The NULGE leader argued that local governments, which traditionally play a frontline role in community-level security, have been rendered helpless by decades of financial dependency on state governments.
He said the inability of councils to recruit, equip or coordinate community vigilance groups stemmed from their lack of direct funding and operational autonomy.
He noted that recent kidnapping incidents in villages highlight these structural gaps. In previous decades, he said, local councils mobilised hunters, vigilantes and traditional neighbourhood watches long before crises escalated.
However, today, he said, councils cannot deploy even modest emergency funds without waiting for state-level approval, a delay that often proves fatal during attacks.
Kankara said the push for full autonomy was inseparable from security reform, adding that empowering councils would allow communities to organise early intelligence gathering, strengthen civil-security links, and build coordinated response networks.

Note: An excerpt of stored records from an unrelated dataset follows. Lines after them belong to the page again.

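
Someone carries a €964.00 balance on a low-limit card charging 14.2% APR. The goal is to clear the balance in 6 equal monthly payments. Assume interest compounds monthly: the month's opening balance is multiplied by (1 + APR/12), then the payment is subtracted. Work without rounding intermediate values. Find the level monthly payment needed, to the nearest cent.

Monthly rate r = 14.2%/12 = 1.18333% = 0.0118333.
Level-payment amortization: P = B₀·r / (1 − (1+r)^(−n)) = 964.00·0.0118333 / (1 − 1.01183^(−6)).
Denominator 1 − (1+r)^(−6) = 0.0681497951.
P = 11.4073 / 0.0681497951 ≈ 167.39.

€167.39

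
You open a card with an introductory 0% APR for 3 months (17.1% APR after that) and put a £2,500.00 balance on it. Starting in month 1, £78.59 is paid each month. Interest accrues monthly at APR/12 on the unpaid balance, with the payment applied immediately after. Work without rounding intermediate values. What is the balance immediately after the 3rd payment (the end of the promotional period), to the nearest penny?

Promo months 1–3 at r₀ = 0%/12 = 0; months 4+ at r₁ = 17.1%/12 = 0.01425.
After month 3 (no interest yet): B = £2,500.00 − 3·£78.59 = £2,264.23.

£2,264.23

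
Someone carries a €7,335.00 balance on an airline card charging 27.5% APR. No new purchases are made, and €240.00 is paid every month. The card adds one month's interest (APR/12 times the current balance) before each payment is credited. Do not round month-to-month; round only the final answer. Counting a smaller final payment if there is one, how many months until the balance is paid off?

Monthly rate r = 27.5%/12 = 2.29167% = 0.0229167.
Recurrence: B ← B·(1+r) − €240.00.
Month 1: interest €168.09; balance after payment €7,263.09.
Month 2: interest €166.45; balance after payment €7,189.54.
Closed form: n = −ln(1 − rB₀/P)/ln(1+r) = −ln(0.29961)/ln(1.02292) ≈ 53.194, so the balance reaches zero during payment 54.

54 months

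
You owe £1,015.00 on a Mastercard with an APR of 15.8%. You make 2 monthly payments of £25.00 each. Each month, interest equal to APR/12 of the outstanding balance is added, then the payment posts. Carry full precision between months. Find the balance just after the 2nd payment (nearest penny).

Monthly rate r = 15.8%/12 = 1.31667% = 0.0131667.
Each month: B ← B·(1+r) − £25.00.
Month 1: interest £13.36; balance after payment £1,003.36.
Month 2: interest £13.21; balance after payment £991.58.

£991.58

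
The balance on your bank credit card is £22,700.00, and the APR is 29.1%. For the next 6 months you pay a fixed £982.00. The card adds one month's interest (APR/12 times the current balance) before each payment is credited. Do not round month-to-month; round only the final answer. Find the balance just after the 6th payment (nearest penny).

Monthly rate r = 29.1%/12 = 2.425% = 0.02425.
Each month: B ← B·(1+r) − £982.00.
Month 1: interest £550.48; balance after payment £22,268.47.
Month 2: interest £540.01; balance after payment £21,826.49.
Month 3: interest £529.29; balance after payment £21,373.78.
Month 4: interest £518.31; balance after payment £20,910.09.
Month 5: interest £507.07; balance after payment £20,435.16.
Month 6: interest £495.55; balance after payment £19,948.71.

£19,948.71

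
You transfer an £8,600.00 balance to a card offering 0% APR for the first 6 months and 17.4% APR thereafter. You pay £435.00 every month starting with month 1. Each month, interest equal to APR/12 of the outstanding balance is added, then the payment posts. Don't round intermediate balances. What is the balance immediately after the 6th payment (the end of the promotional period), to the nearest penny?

£5,990.00

Promo months 1–6 at r₀ = 0%/12 = 0; months 7+ at r₁ = 17.4%/12 = 0.0145.
After month 6 (no interest yet): B = £8,600.00 − 6·£435.00 = £5,990.00.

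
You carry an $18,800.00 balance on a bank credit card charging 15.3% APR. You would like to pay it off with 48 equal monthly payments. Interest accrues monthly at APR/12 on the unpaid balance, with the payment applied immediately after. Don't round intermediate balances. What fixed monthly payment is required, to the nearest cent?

$526.08

Monthly rate r = 15.3%/12 = 1.275% = 0.01275.
Level-payment amortization: P = B₀·r / (1 − (1+r)^(−n)) = 18800.00·0.01275 / (1 − 1.01275^(−48)).
Denominator 1 − (1+r)^(−48) = 0.455632848.
P = 239.7 / 0.455632848 ≈ 526.08.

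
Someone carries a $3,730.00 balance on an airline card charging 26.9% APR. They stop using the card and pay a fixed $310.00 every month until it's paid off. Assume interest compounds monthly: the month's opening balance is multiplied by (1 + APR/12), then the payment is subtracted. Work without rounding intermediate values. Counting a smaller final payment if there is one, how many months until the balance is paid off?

15 payments

Monthly rate r = 26.9%/12 = 2.24167% = 0.0224167.
Recurrence: B ← B·(1+r) − $310.00.
Month 1: interest $83.61; balance after payment $3,503.61.
Month 2: interest $78.54; balance after payment $3,272.15.
Closed form: n = −ln(1 − rB₀/P)/ln(1+r) = −ln(0.73028)/ln(1.02242) ≈ 14.179, so the balance reaches zero during payment 15.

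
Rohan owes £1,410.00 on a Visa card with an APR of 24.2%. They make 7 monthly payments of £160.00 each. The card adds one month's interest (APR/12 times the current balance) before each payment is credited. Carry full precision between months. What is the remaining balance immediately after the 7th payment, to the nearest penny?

£431.42

Monthly rate r = 24.2%/12 = 2.01667% = 0.0201667.
Each month: B ← B·(1+r) − £160.00.
Month 1: interest £28.43; balance after payment £1,278.43.
Month 2: interest £25.78; balance after payment £1,144.22.
Month 3: interest £23.08; balance after payment £1,007.29.
Month 4: interest £20.31; balance after payment £867.61.
Month 5: interest £17.50; balance after payment £725.10.
Month 6: interest £14.62; balance after payment £579.73.
Month 7: interest £11.69; balance after payment £431.42.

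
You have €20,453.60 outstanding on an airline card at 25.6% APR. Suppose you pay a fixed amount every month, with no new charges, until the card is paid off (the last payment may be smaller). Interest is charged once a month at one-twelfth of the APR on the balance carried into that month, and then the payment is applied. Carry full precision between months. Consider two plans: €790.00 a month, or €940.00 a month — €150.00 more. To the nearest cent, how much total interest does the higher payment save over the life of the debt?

€2,290.15

Monthly rate r = 25.6%/12 = 2.13333% = 0.0213333.
At €790.00/mo: n = ⌈−ln(1 − rB₀/P)/ln(1+r)⌉ = 39 payments (last €59.19); total interest = total paid − €20,453.60 = €9,625.59.
At €940.00/mo: 30 payments (last €529.04); total interest €7,335.44.
Interest saved = €9,625.59 − €7,335.44 = €2,290.15.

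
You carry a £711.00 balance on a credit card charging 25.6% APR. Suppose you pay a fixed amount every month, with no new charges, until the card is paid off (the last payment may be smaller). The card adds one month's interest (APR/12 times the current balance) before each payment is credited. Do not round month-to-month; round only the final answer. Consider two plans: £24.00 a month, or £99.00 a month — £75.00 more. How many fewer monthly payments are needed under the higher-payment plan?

40 fewer payments

Monthly rate r = 25.6%/12 = 2.13333% = 0.0213333.
At £24.00/mo: n = ⌈−ln(1 − rB₀/P)/ln(1+r)⌉ = 48 payments (last £8.64); total interest = total paid − £711.00 = £425.64.
At £99.00/mo: 8 payments (last £87.07); total interest £69.07.
Payments saved = 48 − 8 = 40.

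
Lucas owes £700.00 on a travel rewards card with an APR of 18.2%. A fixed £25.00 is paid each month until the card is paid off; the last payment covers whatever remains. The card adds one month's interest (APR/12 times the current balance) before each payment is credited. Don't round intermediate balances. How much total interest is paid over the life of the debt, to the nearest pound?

£218

Monthly rate r = 18.2%/12 = 1.51667% = 0.0151667.
Payoff takes n = ⌈−ln(1 − rB₀/P)/ln(1+r)⌉ = ⌈36.724⌉ = 37 payments; the last is £18.15.
Total paid = 36·£25.00 + £18.15 = £918.15.
Total interest = total paid − principal = £918.15 − £700.00 = £218.15.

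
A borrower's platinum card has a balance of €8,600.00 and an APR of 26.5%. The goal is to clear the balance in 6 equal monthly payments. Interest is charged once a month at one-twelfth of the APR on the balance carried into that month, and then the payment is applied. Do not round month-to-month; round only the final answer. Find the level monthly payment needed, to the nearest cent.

€1,546.13

Monthly rate r = 26.5%/12 = 2.20833% = 0.0220833.
Level-payment amortization: P = B₀·r / (1 − (1+r)^(−n)) = 8600.00·0.0220833 / (1 − 1.02208^(−6)).
Denominator 1 − (1+r)^(−6) = 0.12283325.
P = 189.917 / 0.12283325 ≈ 1546.13.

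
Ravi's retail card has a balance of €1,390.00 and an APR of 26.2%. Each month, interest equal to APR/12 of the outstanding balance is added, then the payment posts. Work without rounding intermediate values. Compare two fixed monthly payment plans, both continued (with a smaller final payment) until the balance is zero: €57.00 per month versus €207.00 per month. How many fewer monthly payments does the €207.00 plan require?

28 fewer payments

Monthly rate r = 26.2%/12 = 2.18333% = 0.0218333.
At €57.00/mo: n = ⌈−ln(1 − rB₀/P)/ln(1+r)⌉ = 36 payments (last €11.33); total interest = total paid − €1,390.00 = €616.33.
At €207.00/mo: 8 payments (last €70.95); total interest €129.95.
Payments saved = 36 − 8 = 28.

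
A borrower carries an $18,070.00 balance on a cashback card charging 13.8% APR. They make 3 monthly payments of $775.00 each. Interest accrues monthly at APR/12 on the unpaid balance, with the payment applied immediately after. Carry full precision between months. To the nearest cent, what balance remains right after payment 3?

$16,348.77

Monthly rate r = 13.8%/12 = 1.15% = 0.0115.
Each month: B ← B·(1+r) − $775.00.
Month 1: interest $207.81; balance after payment $17,502.81.
Month 2: interest $201.28; balance after payment $16,929.09.
Month 3: interest $194.68; balance after payment $16,348.77.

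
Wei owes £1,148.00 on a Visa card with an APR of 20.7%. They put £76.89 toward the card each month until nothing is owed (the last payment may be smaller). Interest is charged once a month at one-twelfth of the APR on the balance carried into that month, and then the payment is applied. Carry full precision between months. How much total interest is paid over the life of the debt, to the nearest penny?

£190.98

Monthly rate r = 20.7%/12 = 1.725% = 0.01725.
Payoff takes n = ⌈−ln(1 − rB₀/P)/ln(1+r)⌉ = ⌈17.412⌉ = 18 payments; the last is £31.85.
Total paid = 17·£76.89 + £31.85 = £1,338.98.
Total interest = total paid − principal = £1,338.98 − £1,148.00 = £190.98.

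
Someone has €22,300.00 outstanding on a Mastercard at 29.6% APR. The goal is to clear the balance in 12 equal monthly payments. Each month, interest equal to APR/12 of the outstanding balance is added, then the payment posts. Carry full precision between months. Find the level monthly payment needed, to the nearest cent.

€2,169.58

Monthly rate r = 29.6%/12 = 2.46667% = 0.0246667.
Level-payment amortization: P = B₀·r / (1 − (1+r)^(−n)) = 22300.00·0.0246667 / (1 − 1.02467^(−12)).
Denominator 1 − (1+r)^(−12) = 0.25353629.
P = 550.067 / 0.25353629 ≈ 2169.58.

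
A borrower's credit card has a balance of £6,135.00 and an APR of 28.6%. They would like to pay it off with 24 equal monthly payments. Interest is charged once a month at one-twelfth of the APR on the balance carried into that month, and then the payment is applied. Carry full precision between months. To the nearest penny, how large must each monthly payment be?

Monthly rate r = 28.6%/12 = 2.38333% = 0.0238333.
Level-payment amortization: P = B₀·r / (1 − (1+r)^(−n)) = 6135.00·0.0238333 / (1 − 1.02383^(−24)).
Denominator 1 − (1+r)^(−24) = 0.431804694.
P = 146.218 / 0.431804694 ≈ 338.62.

£338.62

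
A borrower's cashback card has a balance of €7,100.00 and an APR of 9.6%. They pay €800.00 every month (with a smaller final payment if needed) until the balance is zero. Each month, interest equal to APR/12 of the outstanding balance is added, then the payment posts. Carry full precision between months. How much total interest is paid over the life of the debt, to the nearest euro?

Monthly rate r = 9.6%/12 = 0.8% = 0.008.
Payoff takes n = ⌈−ln(1 − rB₀/P)/ln(1+r)⌉ = ⌈9.243⌉ = 10 payments; the last is €194.66.
Total paid = 9·€800.00 + €194.66 = €7,394.66.
Total interest = total paid − principal = €7,394.66 − €7,100.00 = €294.66.

€295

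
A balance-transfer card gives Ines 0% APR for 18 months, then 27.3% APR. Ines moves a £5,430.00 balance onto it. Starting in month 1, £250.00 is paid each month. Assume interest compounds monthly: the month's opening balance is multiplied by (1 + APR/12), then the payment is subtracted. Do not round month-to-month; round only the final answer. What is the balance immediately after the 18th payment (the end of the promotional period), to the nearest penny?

Promo months 1–18 at r₀ = 0%/12 = 0; months 19+ at r₁ = 27.3%/12 = 0.02275.
After month 18 (no interest yet): B = £5,430.00 − 18·£250.00 = £930.00.

£930.00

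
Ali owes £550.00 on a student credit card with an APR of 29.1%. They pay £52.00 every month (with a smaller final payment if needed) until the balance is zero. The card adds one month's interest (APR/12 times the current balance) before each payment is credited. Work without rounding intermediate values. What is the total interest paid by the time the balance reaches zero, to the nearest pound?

£93

Monthly rate r = 29.1%/12 = 2.425% = 0.02425.
Payoff takes n = ⌈−ln(1 − rB₀/P)/ln(1+r)⌉ = ⌈12.369⌉ = 13 payments; the last is £19.34.
Total paid = 12·£52.00 + £19.34 = £643.34.
Total interest = total paid − principal = £643.34 − £550.00 = £93.34.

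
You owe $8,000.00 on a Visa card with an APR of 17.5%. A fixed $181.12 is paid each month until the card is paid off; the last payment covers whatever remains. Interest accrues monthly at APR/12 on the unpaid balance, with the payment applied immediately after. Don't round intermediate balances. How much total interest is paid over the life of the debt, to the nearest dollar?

Monthly rate r = 17.5%/12 = 1.45833% = 0.0145833.
Payoff takes n = ⌈−ln(1 − rB₀/P)/ln(1+r)⌉ = ⌈71.365⌉ = 72 payments; the last is $66.34.
Total paid = 71·$181.12 + $66.34 = $12,925.86.
Total interest = total paid − principal = $12,925.86 − $8,000.00 = $4,925.86.

$4,926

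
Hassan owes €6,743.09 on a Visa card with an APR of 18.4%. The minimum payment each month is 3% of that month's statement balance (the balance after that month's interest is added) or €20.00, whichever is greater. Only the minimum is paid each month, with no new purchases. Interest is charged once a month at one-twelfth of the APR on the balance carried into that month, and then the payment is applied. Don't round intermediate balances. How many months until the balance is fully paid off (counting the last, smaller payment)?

Monthly rate r = 18.4%/12 = 1.53333% = 0.0153333.
While 3% of the post-interest balance exceeds €20.00, each month B ← (B·(1+r))·(1 − 0.03), i.e. B shrinks by the factor (1+r)·0.97 = 0.98487.
This holds for months 1–153. Entering month 154 the balance is €654.72; 3% of the post-interest balance is now below €20.00, so the flat €20.00 minimum applies from here.
From month 154 a fixed €20.00 at rate r clears €654.72 in 46 more payments. Total: 153 + 46 = 199 months.

199 months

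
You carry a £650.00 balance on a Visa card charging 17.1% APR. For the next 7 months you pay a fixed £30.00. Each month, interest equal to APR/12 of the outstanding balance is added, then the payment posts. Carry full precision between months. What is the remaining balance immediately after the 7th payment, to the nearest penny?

£498.48

Monthly rate r = 17.1%/12 = 1.425% = 0.01425.
Each month: B ← B·(1+r) − £30.00.
Month 1: interest £9.26; balance after payment £629.26.
Month 2: interest £8.97; balance after payment £608.23.
Month 3: interest £8.67; balance after payment £586.90.
Month 4: interest £8.36; balance after payment £565.26.
Month 5: interest £8.05; balance after payment £543.31.
Month 6: interest £7.74; balance after payment £521.06.
Month 7: interest £7.43; balance after payment £498.48.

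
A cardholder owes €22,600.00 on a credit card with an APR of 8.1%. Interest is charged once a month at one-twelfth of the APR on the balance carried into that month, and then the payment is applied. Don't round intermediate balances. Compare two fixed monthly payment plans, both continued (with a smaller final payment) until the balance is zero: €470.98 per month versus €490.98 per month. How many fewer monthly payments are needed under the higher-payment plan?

3 fewer payments

Monthly rate r = 8.1%/12 = 0.675% = 0.00675.
At €470.98/mo: n = ⌈−ln(1 − rB₀/P)/ln(1+r)⌉ = 59 payments (last €86.23); total interest = total paid − €22,600.00 = €4,803.07.
At €490.98/mo: 56 payments (last €152.41); total interest €4,556.31.
Payments saved = 59 − 56 = 3.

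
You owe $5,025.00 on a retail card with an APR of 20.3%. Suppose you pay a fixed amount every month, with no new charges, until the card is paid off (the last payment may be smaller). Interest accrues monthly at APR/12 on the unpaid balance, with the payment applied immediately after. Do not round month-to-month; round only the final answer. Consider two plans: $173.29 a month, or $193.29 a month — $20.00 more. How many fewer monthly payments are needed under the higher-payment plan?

6 fewer payments

Monthly rate r = 20.3%/12 = 1.69167% = 0.0169167.
At $173.29/mo: n = ⌈−ln(1 − rB₀/P)/ln(1+r)⌉ = 41 payments (last $35.39); total interest = total paid − $5,025.00 = $1,941.99.
At $193.29/mo: 35 payments (last $105.03); total interest $1,651.89.
Payments saved = 41 − 35 = 6.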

He said autonomy would revive rural development projects that once kept young people engaged and employed, reducing the pool of potential recruits for armed groups.
“I’m still appealing to President Bola Tinubu, in the interest of our democracy, in the interest of our country, for us to save our country, should empower our local government by implementing full autonomy.
“The Supreme Court has already decided in favour of local government autonomy, in favour of direct funding to local government for the past one year and up to this moment, I am talking to you now, no local government in Nigeria, no single local government, no local government in Nigeria is receiving direct allocation from the federal account”, he said.
“This has greater implication for public service delivery. This public service delivery, this public service I’m talking about includes security. We have been arguing that the only way to address the security challenges of this country is to empower our local government.
“If we empower our local government, I’m sure these security issues will be addressed. At least more than 50 percent of the security challenges we have will be addressed. Because if you have a functional local government that is functioning very well, their major task will be to address the security challenge within their locality”, he added.
He also said NULGE fully backs ongoing calls for the establishment of state police, but believes the country must go further by creating local government police units to complement federal and state formations.
He said decentralised policing would give rural communities officers who understand local terrain, customs, and community actors, an advantage national security agencies lack.
Kankara warned that Nigeria cannot continue relying exclusively on centralised policing structures whose numbers and spread fall short of national needs.
He said fears of political misuse, often cited by critics of state police, could be addressed through independent police commissions with clear oversight mechanisms. He maintained that the benefits of grassroots policing far outweigh the risks.
According to him, autonomy remains the central issue shaping governance failures at the local level.
He said decades of centralised control have weakened institutions, widened poverty, disconnected rural communities from government and undermined national security.